Lincoln’s Fiercest Rival & Closest Ally

After a short biography of Lincoln, how about a long biography of Seward?  Worry not – the page to which I’ve linked below is just a 5 minute NPR interview with the biographer, who gives some nice bullet-point answers to the host’s general questions.

Not only does he sort of come to respect Lincoln as a leader, but the two of them become close friends, much to the chagrin of some of Seward’s Cabinet colleagues. The Cabinet would be gathered for a meeting and who would show up but the president and Secretary Seward would walk through the door together sharing a joke, and the others would know that whatever they were about to discuss had more or less had been decided a few minutes earlier by Lincoln and Seward.

via How Lincoln’s Fiercest Rival Became His Close Ally : NPR.

New Seward Biography

There’s a new biography of William H. Seward, and it sounds excellent.
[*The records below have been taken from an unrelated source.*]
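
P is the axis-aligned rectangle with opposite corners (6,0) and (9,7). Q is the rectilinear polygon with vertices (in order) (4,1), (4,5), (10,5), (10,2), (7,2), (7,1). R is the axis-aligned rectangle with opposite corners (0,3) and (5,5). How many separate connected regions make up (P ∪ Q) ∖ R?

1

(P ∪ Q) ∖ R is a single connected region.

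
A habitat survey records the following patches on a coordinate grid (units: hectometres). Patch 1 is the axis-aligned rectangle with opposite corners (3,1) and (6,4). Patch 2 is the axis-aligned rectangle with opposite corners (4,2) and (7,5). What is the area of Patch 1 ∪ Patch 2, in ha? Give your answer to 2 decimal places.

14.00

By inclusion–exclusion:
Individual areas: |Patch 1| = 9, |Patch 2| = 9.
|Patch 1∩Patch 2|: x∈[4,6], y∈[2,4] → 2·2 = 4.
|Patch 1 ∪ Patch 2| = 18 − 4 = 14.00.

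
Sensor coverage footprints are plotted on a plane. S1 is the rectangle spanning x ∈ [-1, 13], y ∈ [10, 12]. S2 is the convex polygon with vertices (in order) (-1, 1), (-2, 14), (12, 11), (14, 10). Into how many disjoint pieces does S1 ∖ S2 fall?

1

S1 ∖ S2 is a single connected region.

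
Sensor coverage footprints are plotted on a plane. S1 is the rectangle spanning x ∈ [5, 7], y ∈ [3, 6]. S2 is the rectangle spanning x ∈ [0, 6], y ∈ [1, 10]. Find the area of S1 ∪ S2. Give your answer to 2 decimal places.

57.00

By inclusion–exclusion:
Individual areas: |S1| = 6, |S2| = 54.
|S1∩S2|: x∈[5,6], y∈[3,6] → 1·3 = 3.
|S1 ∪ S2| = 60 − 3 = 57.00.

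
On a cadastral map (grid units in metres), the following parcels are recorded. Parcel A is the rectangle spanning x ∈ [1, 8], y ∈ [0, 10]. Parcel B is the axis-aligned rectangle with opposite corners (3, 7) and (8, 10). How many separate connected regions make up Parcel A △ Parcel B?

Parcel A △ Parcel B is a single connected region.

1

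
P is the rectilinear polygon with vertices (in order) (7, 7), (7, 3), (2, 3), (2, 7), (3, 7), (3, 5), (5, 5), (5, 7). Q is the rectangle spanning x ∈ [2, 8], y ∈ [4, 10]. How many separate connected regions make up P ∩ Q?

P ∩ Q is a single connected region.

1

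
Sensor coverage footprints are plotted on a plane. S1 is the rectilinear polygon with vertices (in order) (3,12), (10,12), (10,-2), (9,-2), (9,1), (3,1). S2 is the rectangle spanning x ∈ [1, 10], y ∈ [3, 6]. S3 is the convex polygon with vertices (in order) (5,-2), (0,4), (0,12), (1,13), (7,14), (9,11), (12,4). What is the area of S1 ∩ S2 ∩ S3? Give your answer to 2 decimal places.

The intersection is the polygon with vertices (3,3), (3,6), (10,6), (10,3).
By the shoelace formula its area is 21.00.

21.00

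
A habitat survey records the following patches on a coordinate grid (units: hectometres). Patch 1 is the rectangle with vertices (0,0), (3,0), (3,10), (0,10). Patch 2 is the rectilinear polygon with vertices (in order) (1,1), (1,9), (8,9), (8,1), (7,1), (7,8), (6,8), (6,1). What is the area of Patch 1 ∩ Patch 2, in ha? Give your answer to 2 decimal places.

The intersection is the polygon with vertices (3,1), (1,1), (1,9), (3,9).
By the shoelace formula its area is 16.00.

16.00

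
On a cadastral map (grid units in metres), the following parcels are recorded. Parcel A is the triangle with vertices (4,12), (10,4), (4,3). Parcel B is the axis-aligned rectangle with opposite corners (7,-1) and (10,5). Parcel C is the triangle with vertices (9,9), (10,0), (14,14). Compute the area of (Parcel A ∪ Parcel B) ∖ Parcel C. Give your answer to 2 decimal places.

40.24

|Parcel A ∪ Parcel B| = 41.625.
|(Parcel A ∪ Parcel B) ∩ Parcel C| = 1.3889.
|(Parcel A ∪ Parcel B) ∖ Parcel C| = 41.625 − 1.3889 = 40.24.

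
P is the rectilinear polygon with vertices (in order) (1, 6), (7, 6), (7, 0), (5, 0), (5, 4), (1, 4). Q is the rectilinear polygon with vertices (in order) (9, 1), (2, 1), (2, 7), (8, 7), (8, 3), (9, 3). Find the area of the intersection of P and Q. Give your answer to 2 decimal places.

16.00

The intersection is the polygon with vertices (7,6), (7,1), (5,1), (5,4), (2,4), (2,6).
By the shoelace formula its area is 16.00.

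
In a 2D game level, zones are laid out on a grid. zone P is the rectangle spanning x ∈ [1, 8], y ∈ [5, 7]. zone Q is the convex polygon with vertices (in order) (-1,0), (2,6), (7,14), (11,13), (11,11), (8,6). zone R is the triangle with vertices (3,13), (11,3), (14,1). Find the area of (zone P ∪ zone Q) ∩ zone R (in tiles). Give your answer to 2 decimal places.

2.02

The region (zone P ∪ zone Q) ∩ zone R is the polygon with vertices (5.007,10.811), (8.56,6.934), (8.257,6.429), (4.895,10.632).
By the shoelace formula its area is 2.02.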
Seward is presented in a heroic trajectory from snooty jerk to warm, winning statesman. Much as Team of Rivals gave an extensive biography of Seward to the night of his assassination, Kearns Goodwin ends his story with the death of Lincoln. I’m looking forward to learning how he contributed to the country in the post-bellum years.

Walter Stahr’s biography of Lincoln’s Secretary of State, "Seward: Lincoln’s Indispensable Man," takes a while to attract. Though Seward was personally energetic, though he fully documented his own life with letters and dispatches from his political career, Stahr proceeds cautiously, as if he were Lincoln’s slowpoke General George B. McClellan assembling his myriads of troops but rarely advancing. In Stahr’s defense, William Henry Seward (1801-1872) is and was not, from a distance, easy to like or admire. Once we know him, however, just as it happened with his contemporaries, his depth and high spirits win us over; he sparkles, pleases, and charms. A sharp politician of great skill, always clever, never resentful, Seward, through persistent compromising, before, during and after the Civil War helped steer the United States forward.

via New biography of man who purchased Alaska for $7.2 million in 1867 | Alaska Dispatch.